Once a stream is completed and ready for playback, how may we:

1) Download the transcript easily (without a select-all-copy hack or multiple clicks in Settings) and

2) Potentially determine who spoke when?


If (2) is not available based on the audio, I could provide a quick prototype in github if it may be useful to others; at least for playback of meetings with <=3 people actively speaking. Here is one way:



Here is what the experience could look like:

1. On the Stream's site of the conversation, there is an obvious single-click button in top-right that says "Download transcript" [no extra clicks or hacks required]

2. The transcript is downloaded as a simple text file [not "vtt"; e.g. "txt" so that Microsoft quickly opens it with something like Notepad]

3. The downloaded text file has lines like this:

[time] <person> spoken text


So for example:

[12:20] Bob: good morning, everyone welcome to the meeting.
[12:21] Alice: today we will speak about a new tool on Teams


The above names could easily be determined by who is in the meeting, which is metadata that Teams app already has during a meeting.

Let's make it happen! I'm happy to help. 

We don't need a breakthru algo or much machine-learning to do this with sufficient accuracy so that it's useful. It's mostly putting metadata together. 

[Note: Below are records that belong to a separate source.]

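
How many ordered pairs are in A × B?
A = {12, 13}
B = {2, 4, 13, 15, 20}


Set A = {12, 13} has 2 elements.
Set B = {2, 4, 13, 15, 20} has 5 elements.
|A × B| = |A| × |B| = 2 × 5 = 10

10


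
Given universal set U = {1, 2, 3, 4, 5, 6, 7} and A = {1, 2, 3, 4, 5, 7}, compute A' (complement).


Universal set U = {1, 2, 3, 4, 5, 6, 7}
Set A = {1, 2, 3, 4, 5, 7}
A' = U \ A = elements in U but not in A
Checking each element of U:
1 (in A, exclude), 2 (in A, exclude), 3 (in A, exclude), 4 (in A, exclude), 5 (in A, exclude), 6 (not in A, include), 7 (in A, exclude)
A' = {6}

{6}


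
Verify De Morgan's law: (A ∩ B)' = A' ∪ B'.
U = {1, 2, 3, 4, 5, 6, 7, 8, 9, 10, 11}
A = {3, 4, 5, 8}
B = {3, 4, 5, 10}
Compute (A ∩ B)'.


U = {1, 2, 3, 4, 5, 6, 7, 8, 9, 10, 11}
A = {3, 4, 5, 8}, B = {3, 4, 5, 10}
A ∩ B = {3, 4, 5}
(A ∩ B)' = U \ (A ∩ B) = {1, 2, 6, 7, 8, 9, 10, 11}
Verification via A' ∪ B': A' = {1, 2, 6, 7, 9, 10, 11}, B' = {1, 2, 6, 7, 8, 9, 11}
A' ∪ B' = {1, 2, 6, 7, 8, 9, 10, 11} ✓

{1, 2, 6, 7, 8, 9, 10, 11}


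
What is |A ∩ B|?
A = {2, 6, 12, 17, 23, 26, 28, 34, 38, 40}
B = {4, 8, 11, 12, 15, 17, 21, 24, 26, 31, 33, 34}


Set A = {2, 6, 12, 17, 23, 26, 28, 34, 38, 40}
Set B = {4, 8, 11, 12, 15, 17, 21, 24, 26, 31, 33, 34}
A ∩ B = {12, 17, 26, 34}
|A ∩ B| = 4

4


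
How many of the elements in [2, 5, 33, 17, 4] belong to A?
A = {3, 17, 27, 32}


Set A = {3, 17, 27, 32}
Candidates: [2, 5, 33, 17, 4]
Check each candidate:
2 ∉ A, 5 ∉ A, 33 ∉ A, 17 ∈ A, 4 ∉ A
Count of candidates in A: 1

1


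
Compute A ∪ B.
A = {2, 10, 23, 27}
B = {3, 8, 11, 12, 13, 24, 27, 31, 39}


Set A = {2, 10, 23, 27}
Set B = {3, 8, 11, 12, 13, 24, 27, 31, 39}
A ∪ B includes all elements in either set.
Elements from A: {2, 10, 23, 27}
Elements from B not already included: {3, 8, 11, 12, 13, 24, 31, 39}
A ∪ B = {2, 3, 8, 10, 11, 12, 13, 23, 24, 27, 31, 39}

{2, 3, 8, 10, 11, 12, 13, 23, 24, 27, 31, 39}


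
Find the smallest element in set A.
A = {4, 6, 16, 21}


Set A = {4, 6, 16, 21}
Elements in ascending order: 4, 6, 16, 21
The smallest element is 4.

4


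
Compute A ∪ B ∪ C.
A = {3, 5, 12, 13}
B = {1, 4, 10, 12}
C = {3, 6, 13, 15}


Set A = {3, 5, 12, 13}
Set B = {1, 4, 10, 12}
Set C = {3, 6, 13, 15}
First, A ∪ B = {1, 3, 4, 5, 10, 12, 13}
Then, (A ∪ B) ∪ C = {1, 3, 4, 5, 6, 10, 12, 13, 15}

{1, 3, 4, 5, 6, 10, 12, 13, 15}


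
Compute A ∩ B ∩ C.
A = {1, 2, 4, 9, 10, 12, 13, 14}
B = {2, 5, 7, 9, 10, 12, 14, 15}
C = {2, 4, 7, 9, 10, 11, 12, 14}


Set A = {1, 2, 4, 9, 10, 12, 13, 14}
Set B = {2, 5, 7, 9, 10, 12, 14, 15}
Set C = {2, 4, 7, 9, 10, 11, 12, 14}
First, A ∩ B = {2, 9, 10, 12, 14}
Then, (A ∩ B) ∩ C = {2, 9, 10, 12, 14}

{2, 9, 10, 12, 14}


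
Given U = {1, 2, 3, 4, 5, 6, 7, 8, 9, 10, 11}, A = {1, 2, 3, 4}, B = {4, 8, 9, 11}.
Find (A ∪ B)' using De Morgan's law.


U = {1, 2, 3, 4, 5, 6, 7, 8, 9, 10, 11}
A = {1, 2, 3, 4}, B = {4, 8, 9, 11}
A ∪ B = {1, 2, 3, 4, 8, 9, 11}
(A ∪ B)' = U \ (A ∪ B) = {5, 6, 7, 10}
Verification via A' ∩ B': A' = {5, 6, 7, 8, 9, 10, 11}, B' = {1, 2, 3, 5, 6, 7, 10}
A' ∩ B' = {5, 6, 7, 10} ✓

{5, 6, 7, 10}


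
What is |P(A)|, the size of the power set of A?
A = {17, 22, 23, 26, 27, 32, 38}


Set A = {17, 22, 23, 26, 27, 32, 38}
|A| = 7
The power set P(A) contains all subsets of A.
|P(A)| = 2^|A| = 2^7 = 128

128


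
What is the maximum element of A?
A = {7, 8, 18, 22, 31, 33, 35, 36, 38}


Set A = {7, 8, 18, 22, 31, 33, 35, 36, 38}
Elements in ascending order: 7, 8, 18, 22, 31, 33, 35, 36, 38
The largest element is 38.

38


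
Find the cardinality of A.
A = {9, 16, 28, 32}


Set A = {9, 16, 28, 32}
Listing elements: 9, 16, 28, 32
Counting: 4 elements
|A| = 4

4


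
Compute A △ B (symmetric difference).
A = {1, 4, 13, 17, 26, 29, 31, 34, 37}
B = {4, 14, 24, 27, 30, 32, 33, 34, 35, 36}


Set A = {1, 4, 13, 17, 26, 29, 31, 34, 37}
Set B = {4, 14, 24, 27, 30, 32, 33, 34, 35, 36}
A △ B = (A \ B) ∪ (B \ A)
Elements in A but not B: {1, 13, 17, 26, 29, 31, 37}
Elements in B but not A: {14, 24, 27, 30, 32, 33, 35, 36}
A △ B = {1, 13, 14, 17, 24, 26, 27, 29, 30, 31, 32, 33, 35, 36, 37}

{1, 13, 14, 17, 24, 26, 27, 29, 30, 31, 32, 33, 35, 36, 37}


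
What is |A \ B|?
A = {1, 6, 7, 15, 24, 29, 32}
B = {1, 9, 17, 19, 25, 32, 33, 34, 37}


Set A = {1, 6, 7, 15, 24, 29, 32}
Set B = {1, 9, 17, 19, 25, 32, 33, 34, 37}
A \ B = {6, 7, 15, 24, 29}
|A \ B| = 5

5


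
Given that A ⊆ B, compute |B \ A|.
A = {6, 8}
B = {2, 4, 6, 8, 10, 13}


Set A = {6, 8}, |A| = 2
Set B = {2, 4, 6, 8, 10, 13}, |B| = 6
Since A ⊆ B: B \ A = {2, 4, 10, 13}
|B| - |A| = 6 - 2 = 4

4


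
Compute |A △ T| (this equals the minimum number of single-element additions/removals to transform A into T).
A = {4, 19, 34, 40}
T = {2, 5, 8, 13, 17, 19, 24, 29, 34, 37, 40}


Set A = {4, 19, 34, 40}
Set T = {2, 5, 8, 13, 17, 19, 24, 29, 34, 37, 40}
Elements to remove from A (in A, not in T): {4} → 1 removals
Elements to add to A (in T, not in A): {2, 5, 8, 13, 17, 24, 29, 37} → 8 additions
Total edits = 1 + 8 = 9

9


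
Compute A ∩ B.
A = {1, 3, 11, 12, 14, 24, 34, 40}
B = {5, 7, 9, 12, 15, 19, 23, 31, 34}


Set A = {1, 3, 11, 12, 14, 24, 34, 40}
Set B = {5, 7, 9, 12, 15, 19, 23, 31, 34}
A ∩ B includes only elements in both sets.
Check each element of A against B:
1 ✗, 3 ✗, 11 ✗, 12 ✓, 14 ✗, 24 ✗, 34 ✓, 40 ✗
A ∩ B = {12, 34}

{12, 34}


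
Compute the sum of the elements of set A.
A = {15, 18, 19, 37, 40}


Set A = {15, 18, 19, 37, 40}
Sum = 15 + 18 + 19 + 37 + 40 = 129

129


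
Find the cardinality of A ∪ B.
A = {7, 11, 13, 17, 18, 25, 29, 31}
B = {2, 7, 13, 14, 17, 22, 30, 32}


Set A = {7, 11, 13, 17, 18, 25, 29, 31}, |A| = 8
Set B = {2, 7, 13, 14, 17, 22, 30, 32}, |B| = 8
A ∩ B = {7, 13, 17}, |A ∩ B| = 3
|A ∪ B| = |A| + |B| - |A ∩ B| = 8 + 8 - 3 = 13

13


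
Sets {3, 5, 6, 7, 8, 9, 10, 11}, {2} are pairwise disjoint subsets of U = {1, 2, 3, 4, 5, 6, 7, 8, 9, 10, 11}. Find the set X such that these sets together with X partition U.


U = {1, 2, 3, 4, 5, 6, 7, 8, 9, 10, 11}
Shown blocks: {3, 5, 6, 7, 8, 9, 10, 11}, {2}
A partition's blocks are pairwise disjoint and cover U, so the missing block = U \ (union of shown blocks).
Union of shown blocks: {2, 3, 5, 6, 7, 8, 9, 10, 11}
Missing block = U \ (union) = {1, 4}

{1, 4}


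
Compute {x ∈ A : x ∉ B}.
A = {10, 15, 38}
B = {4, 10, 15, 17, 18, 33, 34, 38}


Set A = {10, 15, 38}
Set B = {4, 10, 15, 17, 18, 33, 34, 38}
Check each element of A against B:
10 ∈ B, 15 ∈ B, 38 ∈ B
Elements of A not in B: {}

{}


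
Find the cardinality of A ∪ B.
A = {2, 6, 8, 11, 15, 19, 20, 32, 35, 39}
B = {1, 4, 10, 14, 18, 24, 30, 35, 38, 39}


Set A = {2, 6, 8, 11, 15, 19, 20, 32, 35, 39}, |A| = 10
Set B = {1, 4, 10, 14, 18, 24, 30, 35, 38, 39}, |B| = 10
A ∩ B = {35, 39}, |A ∩ B| = 2
|A ∪ B| = |A| + |B| - |A ∩ B| = 10 + 10 - 2 = 18

18


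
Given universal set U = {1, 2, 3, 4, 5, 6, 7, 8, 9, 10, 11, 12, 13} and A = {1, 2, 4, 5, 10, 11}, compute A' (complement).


Universal set U = {1, 2, 3, 4, 5, 6, 7, 8, 9, 10, 11, 12, 13}
Set A = {1, 2, 4, 5, 10, 11}
A' = U \ A = elements in U but not in A
Checking each element of U:
1 (in A, exclude), 2 (in A, exclude), 3 (not in A, include), 4 (in A, exclude), 5 (in A, exclude), 6 (not in A, include), 7 (not in A, include), 8 (not in A, include), 9 (not in A, include), 10 (in A, exclude), 11 (in A, exclude), 12 (not in A, include), 13 (not in A, include)
A' = {3, 6, 7, 8, 9, 12, 13}

{3, 6, 7, 8, 9, 12, 13}


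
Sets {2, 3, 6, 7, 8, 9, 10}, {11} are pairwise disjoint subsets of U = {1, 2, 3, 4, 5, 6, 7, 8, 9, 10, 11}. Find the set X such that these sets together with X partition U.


U = {1, 2, 3, 4, 5, 6, 7, 8, 9, 10, 11}
Shown blocks: {2, 3, 6, 7, 8, 9, 10}, {11}
A partition's blocks are pairwise disjoint and cover U, so the missing block = U \ (union of shown blocks).
Union of shown blocks: {2, 3, 6, 7, 8, 9, 10, 11}
Missing block = U \ (union) = {1, 4, 5}

{1, 4, 5}


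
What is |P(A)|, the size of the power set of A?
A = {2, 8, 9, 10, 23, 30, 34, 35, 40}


Set A = {2, 8, 9, 10, 23, 30, 34, 35, 40}
|A| = 9
The power set P(A) contains all subsets of A.
|P(A)| = 2^|A| = 2^9 = 512

512


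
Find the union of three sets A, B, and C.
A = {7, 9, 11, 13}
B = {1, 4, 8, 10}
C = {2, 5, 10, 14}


Set A = {7, 9, 11, 13}
Set B = {1, 4, 8, 10}
Set C = {2, 5, 10, 14}
First, A ∪ B = {1, 4, 7, 8, 9, 10, 11, 13}
Then, (A ∪ B) ∪ C = {1, 2, 4, 5, 7, 8, 9, 10, 11, 13, 14}

{1, 2, 4, 5, 7, 8, 9, 10, 11, 13, 14}


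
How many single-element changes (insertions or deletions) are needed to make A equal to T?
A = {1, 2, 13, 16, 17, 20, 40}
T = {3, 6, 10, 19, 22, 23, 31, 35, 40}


Set A = {1, 2, 13, 16, 17, 20, 40}
Set T = {3, 6, 10, 19, 22, 23, 31, 35, 40}
Elements to remove from A (in A, not in T): {1, 2, 13, 16, 17, 20} → 6 removals
Elements to add to A (in T, not in A): {3, 6, 10, 19, 22, 23, 31, 35} → 8 additions
Total edits = 6 + 8 = 14

14


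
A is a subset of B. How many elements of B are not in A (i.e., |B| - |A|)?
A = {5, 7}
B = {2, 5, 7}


Set A = {5, 7}, |A| = 2
Set B = {2, 5, 7}, |B| = 3
Since A ⊆ B: B \ A = {2}
|B| - |A| = 3 - 2 = 1

1


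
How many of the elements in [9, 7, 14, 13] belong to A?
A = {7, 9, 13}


Set A = {7, 9, 13}
Candidates: [9, 7, 14, 13]
Check each candidate:
9 ∈ A, 7 ∈ A, 14 ∉ A, 13 ∈ A
Count of candidates in A: 3

3


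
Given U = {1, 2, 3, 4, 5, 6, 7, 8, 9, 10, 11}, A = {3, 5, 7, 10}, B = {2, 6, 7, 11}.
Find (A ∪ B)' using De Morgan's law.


U = {1, 2, 3, 4, 5, 6, 7, 8, 9, 10, 11}
A = {3, 5, 7, 10}, B = {2, 6, 7, 11}
A ∪ B = {2, 3, 5, 6, 7, 10, 11}
(A ∪ B)' = U \ (A ∪ B) = {1, 4, 8, 9}
Verification via A' ∩ B': A' = {1, 2, 4, 6, 8, 9, 11}, B' = {1, 3, 4, 5, 8, 9, 10}
A' ∩ B' = {1, 4, 8, 9} ✓

{1, 4, 8, 9}


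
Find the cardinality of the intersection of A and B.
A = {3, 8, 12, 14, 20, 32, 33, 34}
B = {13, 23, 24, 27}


Set A = {3, 8, 12, 14, 20, 32, 33, 34}
Set B = {13, 23, 24, 27}
A ∩ B = {}
|A ∩ B| = 0

0


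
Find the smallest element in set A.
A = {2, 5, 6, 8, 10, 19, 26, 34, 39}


Set A = {2, 5, 6, 8, 10, 19, 26, 34, 39}
Elements in ascending order: 2, 5, 6, 8, 10, 19, 26, 34, 39
The smallest element is 2.

2


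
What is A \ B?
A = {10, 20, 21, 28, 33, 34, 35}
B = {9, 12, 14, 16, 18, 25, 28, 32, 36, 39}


Set A = {10, 20, 21, 28, 33, 34, 35}
Set B = {9, 12, 14, 16, 18, 25, 28, 32, 36, 39}
A \ B includes elements in A that are not in B.
Check each element of A:
10 (not in B, keep), 20 (not in B, keep), 21 (not in B, keep), 28 (in B, remove), 33 (not in B, keep), 34 (not in B, keep), 35 (not in B, keep)
A \ B = {10, 20, 21, 33, 34, 35}

{10, 20, 21, 33, 34, 35}


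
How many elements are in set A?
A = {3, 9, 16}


Set A = {3, 9, 16}
Listing elements: 3, 9, 16
Counting: 3 elements
|A| = 3

3


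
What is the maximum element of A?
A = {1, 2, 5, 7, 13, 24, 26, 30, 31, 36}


Set A = {1, 2, 5, 7, 13, 24, 26, 30, 31, 36}
Elements in ascending order: 1, 2, 5, 7, 13, 24, 26, 30, 31, 36
The largest element is 36.

36


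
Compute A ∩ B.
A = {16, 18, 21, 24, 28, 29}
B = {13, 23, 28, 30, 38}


Set A = {16, 18, 21, 24, 28, 29}
Set B = {13, 23, 28, 30, 38}
A ∩ B includes only elements in both sets.
Check each element of A against B:
16 ✗, 18 ✗, 21 ✗, 24 ✗, 28 ✓, 29 ✗
A ∩ B = {28}

{28}


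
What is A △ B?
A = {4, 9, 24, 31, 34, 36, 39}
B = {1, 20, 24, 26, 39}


Set A = {4, 9, 24, 31, 34, 36, 39}
Set B = {1, 20, 24, 26, 39}
A △ B = (A \ B) ∪ (B \ A)
Elements in A but not B: {4, 9, 31, 34, 36}
Elements in B but not A: {1, 20, 26}
A △ B = {1, 4, 9, 20, 26, 31, 34, 36}

{1, 4, 9, 20, 26, 31, 34, 36}


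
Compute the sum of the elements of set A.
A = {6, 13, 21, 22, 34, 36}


Set A = {6, 13, 21, 22, 34, 36}
Sum = 6 + 13 + 21 + 22 + 34 + 36 = 132

132


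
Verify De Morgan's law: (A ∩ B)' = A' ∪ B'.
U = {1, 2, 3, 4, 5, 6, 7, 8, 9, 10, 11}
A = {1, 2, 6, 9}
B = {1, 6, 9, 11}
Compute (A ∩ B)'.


U = {1, 2, 3, 4, 5, 6, 7, 8, 9, 10, 11}
A = {1, 2, 6, 9}, B = {1, 6, 9, 11}
A ∩ B = {1, 6, 9}
(A ∩ B)' = U \ (A ∩ B) = {2, 3, 4, 5, 7, 8, 10, 11}
Verification via A' ∪ B': A' = {3, 4, 5, 7, 8, 10, 11}, B' = {2, 3, 4, 5, 7, 8, 10}
A' ∪ B' = {2, 3, 4, 5, 7, 8, 10, 11} ✓

{2, 3, 4, 5, 7, 8, 10, 11}


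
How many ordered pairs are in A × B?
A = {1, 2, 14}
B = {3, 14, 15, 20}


Set A = {1, 2, 14} has 3 elements.
Set B = {3, 14, 15, 20} has 4 elements.
|A × B| = |A| × |B| = 3 × 4 = 12

12


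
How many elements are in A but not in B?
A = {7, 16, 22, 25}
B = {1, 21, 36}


Set A = {7, 16, 22, 25}
Set B = {1, 21, 36}
A \ B = {7, 16, 22, 25}
|A \ B| = 4

4


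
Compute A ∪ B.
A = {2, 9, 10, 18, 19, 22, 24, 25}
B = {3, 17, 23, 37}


Set A = {2, 9, 10, 18, 19, 22, 24, 25}
Set B = {3, 17, 23, 37}
A ∪ B includes all elements in either set.
Elements from A: {2, 9, 10, 18, 19, 22, 24, 25}
Elements from B not already included: {3, 17, 23, 37}
A ∪ B = {2, 3, 9, 10, 17, 18, 19, 22, 23, 24, 25, 37}

{2, 3, 9, 10, 17, 18, 19, 22, 23, 24, 25, 37}


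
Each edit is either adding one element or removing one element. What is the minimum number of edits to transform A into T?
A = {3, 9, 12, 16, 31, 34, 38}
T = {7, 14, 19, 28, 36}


Set A = {3, 9, 12, 16, 31, 34, 38}
Set T = {7, 14, 19, 28, 36}
Elements to remove from A (in A, not in T): {3, 9, 12, 16, 31, 34, 38} → 7 removals
Elements to add to A (in T, not in A): {7, 14, 19, 28, 36} → 5 additions
Total edits = 7 + 5 = 12

12


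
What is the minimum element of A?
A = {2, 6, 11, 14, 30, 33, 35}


Set A = {2, 6, 11, 14, 30, 33, 35}
Elements in ascending order: 2, 6, 11, 14, 30, 33, 35
The smallest element is 2.

2


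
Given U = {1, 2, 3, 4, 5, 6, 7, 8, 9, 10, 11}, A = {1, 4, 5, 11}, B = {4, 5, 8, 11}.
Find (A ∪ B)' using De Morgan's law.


U = {1, 2, 3, 4, 5, 6, 7, 8, 9, 10, 11}
A = {1, 4, 5, 11}, B = {4, 5, 8, 11}
A ∪ B = {1, 4, 5, 8, 11}
(A ∪ B)' = U \ (A ∪ B) = {2, 3, 6, 7, 9, 10}
Verification via A' ∩ B': A' = {2, 3, 6, 7, 8, 9, 10}, B' = {1, 2, 3, 6, 7, 9, 10}
A' ∩ B' = {2, 3, 6, 7, 9, 10} ✓

{2, 3, 6, 7, 9, 10}


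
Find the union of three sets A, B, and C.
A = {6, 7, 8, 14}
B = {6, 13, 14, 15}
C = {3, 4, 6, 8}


Set A = {6, 7, 8, 14}
Set B = {6, 13, 14, 15}
Set C = {3, 4, 6, 8}
First, A ∪ B = {6, 7, 8, 13, 14, 15}
Then, (A ∪ B) ∪ C = {3, 4, 6, 7, 8, 13, 14, 15}

{3, 4, 6, 7, 8, 13, 14, 15}


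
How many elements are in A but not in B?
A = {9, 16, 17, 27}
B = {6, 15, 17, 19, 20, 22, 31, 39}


Set A = {9, 16, 17, 27}
Set B = {6, 15, 17, 19, 20, 22, 31, 39}
A \ B = {9, 16, 27}
|A \ B| = 3

3


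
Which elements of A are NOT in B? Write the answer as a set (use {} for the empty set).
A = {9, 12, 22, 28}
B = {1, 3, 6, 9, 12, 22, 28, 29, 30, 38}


Set A = {9, 12, 22, 28}
Set B = {1, 3, 6, 9, 12, 22, 28, 29, 30, 38}
Check each element of A against B:
9 ∈ B, 12 ∈ B, 22 ∈ B, 28 ∈ B
Elements of A not in B: {}

{}


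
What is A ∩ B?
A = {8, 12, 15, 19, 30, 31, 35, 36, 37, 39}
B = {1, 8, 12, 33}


Set A = {8, 12, 15, 19, 30, 31, 35, 36, 37, 39}
Set B = {1, 8, 12, 33}
A ∩ B includes only elements in both sets.
Check each element of A against B:
8 ✓, 12 ✓, 15 ✗, 19 ✗, 30 ✗, 31 ✗, 35 ✗, 36 ✗, 37 ✗, 39 ✗
A ∩ B = {8, 12}

{8, 12}


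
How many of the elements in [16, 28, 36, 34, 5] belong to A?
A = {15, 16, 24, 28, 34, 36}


Set A = {15, 16, 24, 28, 34, 36}
Candidates: [16, 28, 36, 34, 5]
Check each candidate:
16 ∈ A, 28 ∈ A, 36 ∈ A, 34 ∈ A, 5 ∉ A
Count of candidates in A: 4

4


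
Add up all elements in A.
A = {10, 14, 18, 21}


Set A = {10, 14, 18, 21}
Sum = 10 + 14 + 18 + 21 = 63

63


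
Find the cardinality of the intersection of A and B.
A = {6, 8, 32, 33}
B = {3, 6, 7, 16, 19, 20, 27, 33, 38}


Set A = {6, 8, 32, 33}
Set B = {3, 6, 7, 16, 19, 20, 27, 33, 38}
A ∩ B = {6, 33}
|A ∩ B| = 2

2


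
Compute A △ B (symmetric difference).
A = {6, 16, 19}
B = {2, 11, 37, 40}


Set A = {6, 16, 19}
Set B = {2, 11, 37, 40}
A △ B = (A \ B) ∪ (B \ A)
Elements in A but not B: {6, 16, 19}
Elements in B but not A: {2, 11, 37, 40}
A △ B = {2, 6, 11, 16, 19, 37, 40}

{2, 6, 11, 16, 19, 37, 40}


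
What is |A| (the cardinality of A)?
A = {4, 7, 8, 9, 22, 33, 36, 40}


Set A = {4, 7, 8, 9, 22, 33, 36, 40}
Listing elements: 4, 7, 8, 9, 22, 33, 36, 40
Counting: 8 elements
|A| = 8

8


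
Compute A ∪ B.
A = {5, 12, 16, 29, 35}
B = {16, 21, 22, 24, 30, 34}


Set A = {5, 12, 16, 29, 35}
Set B = {16, 21, 22, 24, 30, 34}
A ∪ B includes all elements in either set.
Elements from A: {5, 12, 16, 29, 35}
Elements from B not already included: {21, 22, 24, 30, 34}
A ∪ B = {5, 12, 16, 21, 22, 24, 29, 30, 34, 35}

{5, 12, 16, 21, 22, 24, 29, 30, 34, 35}


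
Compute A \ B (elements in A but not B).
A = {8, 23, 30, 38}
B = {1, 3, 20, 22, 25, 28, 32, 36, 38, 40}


Set A = {8, 23, 30, 38}
Set B = {1, 3, 20, 22, 25, 28, 32, 36, 38, 40}
A \ B includes elements in A that are not in B.
Check each element of A:
8 (not in B, keep), 23 (not in B, keep), 30 (not in B, keep), 38 (in B, remove)
A \ B = {8, 23, 30}

{8, 23, 30}


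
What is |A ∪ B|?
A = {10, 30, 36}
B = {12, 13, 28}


Set A = {10, 30, 36}, |A| = 3
Set B = {12, 13, 28}, |B| = 3
A ∩ B = {}, |A ∩ B| = 0
|A ∪ B| = |A| + |B| - |A ∩ B| = 3 + 3 - 0 = 6

6


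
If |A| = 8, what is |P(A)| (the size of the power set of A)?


The set has 8 elements.
The power set contains all possible subsets.
|P(A)| = 2^|A| = 2^8 = 256

256


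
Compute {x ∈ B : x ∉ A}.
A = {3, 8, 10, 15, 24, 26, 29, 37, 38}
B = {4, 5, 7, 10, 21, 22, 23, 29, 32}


Set A = {3, 8, 10, 15, 24, 26, 29, 37, 38}
Set B = {4, 5, 7, 10, 21, 22, 23, 29, 32}
Check each element of B against A:
4 ∉ A (include), 5 ∉ A (include), 7 ∉ A (include), 10 ∈ A, 21 ∉ A (include), 22 ∉ A (include), 23 ∉ A (include), 29 ∈ A, 32 ∉ A (include)
Elements of B not in A: {4, 5, 7, 21, 22, 23, 32}

{4, 5, 7, 21, 22, 23, 32}


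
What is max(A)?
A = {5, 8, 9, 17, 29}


Set A = {5, 8, 9, 17, 29}
Elements in ascending order: 5, 8, 9, 17, 29
The largest element is 29.

29


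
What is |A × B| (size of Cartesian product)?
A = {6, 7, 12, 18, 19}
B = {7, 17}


Set A = {6, 7, 12, 18, 19} has 5 elements.
Set B = {7, 17} has 2 elements.
|A × B| = |A| × |B| = 5 × 2 = 10

10


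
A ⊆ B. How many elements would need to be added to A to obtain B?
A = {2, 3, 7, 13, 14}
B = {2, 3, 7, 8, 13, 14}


Set A = {2, 3, 7, 13, 14}, |A| = 5
Set B = {2, 3, 7, 8, 13, 14}, |B| = 6
Since A ⊆ B: B \ A = {8}
|B| - |A| = 6 - 5 = 1

1


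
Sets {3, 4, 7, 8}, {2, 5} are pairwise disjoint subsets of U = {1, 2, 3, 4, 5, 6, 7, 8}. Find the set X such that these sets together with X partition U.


U = {1, 2, 3, 4, 5, 6, 7, 8}
Shown blocks: {3, 4, 7, 8}, {2, 5}
A partition's blocks are pairwise disjoint and cover U, so the missing block = U \ (union of shown blocks).
Union of shown blocks: {2, 3, 4, 5, 7, 8}
Missing block = U \ (union) = {1, 6}

{1, 6}


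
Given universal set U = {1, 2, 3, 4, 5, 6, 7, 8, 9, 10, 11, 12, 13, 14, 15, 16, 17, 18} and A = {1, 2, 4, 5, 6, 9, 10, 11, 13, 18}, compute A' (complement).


Universal set U = {1, 2, 3, 4, 5, 6, 7, 8, 9, 10, 11, 12, 13, 14, 15, 16, 17, 18}
Set A = {1, 2, 4, 5, 6, 9, 10, 11, 13, 18}
A' = U \ A = elements in U but not in A
Checking each element of U:
1 (in A, exclude), 2 (in A, exclude), 3 (not in A, include), 4 (in A, exclude), 5 (in A, exclude), 6 (in A, exclude), 7 (not in A, include), 8 (not in A, include), 9 (in A, exclude), 10 (in A, exclude), 11 (in A, exclude), 12 (not in A, include), 13 (in A, exclude), 14 (not in A, include), 15 (not in A, include), 16 (not in A, include), 17 (not in A, include), 18 (in A, exclude)
A' = {3, 7, 8, 12, 14, 15, 16, 17}

{3, 7, 8, 12, 14, 15, 16, 17}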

Here are some potential use-cases:

1. Determine how long each person spoke -- this could help derive which topics in the meeting may have been most important

2. Determine who asked the most questions and who answered the most questions -- this could help with follow-up discussions, e.g. if someone answered most questions about a given topic, they could be emailed for follow-up questions.

2 Replies

@Quetzalcoatl  this is the kind of thing I am after. At present the standard dowload file has far too much information in it and needs to be trimmed. When using web utility tool (https://web.microsoftstream.com/VTTCleaner/CleanVTT.html) you end up with data all clumped together without time stamps and separation of speakers. The technology is there but it's the execution of formatting that needs improving. 


I've resorted to using the web tool and then pasting into word and then running some find+replace for '?' which I can then use to insert spaces. I have a saved copy of the other 'raw' transcript vtt file to reference for timings of speech as needed...

Hi, did you get any success with this?